Mignon Good (1899-1996) was born in Lincoln, Nebraska. She studied at Nebraska Wesleyan University from 1917 to 1920. In 1923 she married Alanson C. Eberhart, a civil engineer. After working as a freelance journalist, she decided to become a full-time writer. In 1929 her first crime novel was published featuring 'Sarah Keate', a nurse and 'Lance O'Leary', a police detective. This couple appeared in another four novels. In the Forties, she and her husband divorced. She married John Hazen Perry in 1946 but two years later she divorced him and remarried her first husband. Over the next forty years she wrote a novel nearly every year. In 1971 she won the Grand Master award from the Mystery Writers of America. She also wrote many short stories featuring banker/amateur sleuth James Wickwire (who could be considered a precursor to Emma Lathen's John Putnam Thatcher) and mystery writer/amateur sleuth Susan Dare.

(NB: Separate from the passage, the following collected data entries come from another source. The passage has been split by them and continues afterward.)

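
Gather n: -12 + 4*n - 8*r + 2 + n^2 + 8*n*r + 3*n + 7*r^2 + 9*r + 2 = n^2 + n*(8*r + 7) + 7*r^2 + r - 8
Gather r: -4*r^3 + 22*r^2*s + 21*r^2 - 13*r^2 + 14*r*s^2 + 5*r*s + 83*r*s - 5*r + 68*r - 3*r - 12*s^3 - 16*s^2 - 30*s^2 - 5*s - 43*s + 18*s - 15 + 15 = -4*r^3 + r^2*(22*s + 8) + r*(14*s^2 + 88*s + 60) - 12*s^3 - 46*s^2 - 30*s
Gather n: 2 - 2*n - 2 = -2*n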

I like Eberhart's mysteries, but this one was a romance (which I don't particularly like) about a family in West Virginia during the civil war. The father dies leaving three sons from his first wife (two oldest married), a daughter (Lucinda) from his second wife aged (17) and step son from his second wife (a local doctor). The second son, Marsh, is in the Union army and the third, John, is in the Confederate army. The oldest son, Jeff, and his wife, Dolly expected to inherit the entire tobacco plantation. However, when he reads the will, portions are given to George (the slave overseer), and the other two sons; then the remainder is to be split between Jeff and Lucinda. However, until Lucinda is 18 (or married), Jeff and Dolly will be guardians and trustees. The will also stipulates that all the slaves are to be taken care of and given their freedom. Jeff and Dolly are determined to do everyone else out of their inheritances and sell the slaves before they can be freed. The remainder of the book is about the shinagins of Jeff and Dolly, and the determination of Lucinda to keep her portion of the plantation., One attempt is to marry a cousin who has sought help at the plantation after being wounded. Of course, Jeff and Dolly do not recognize the marriage, make the justice who married her disappear, and steal the marriage certificate.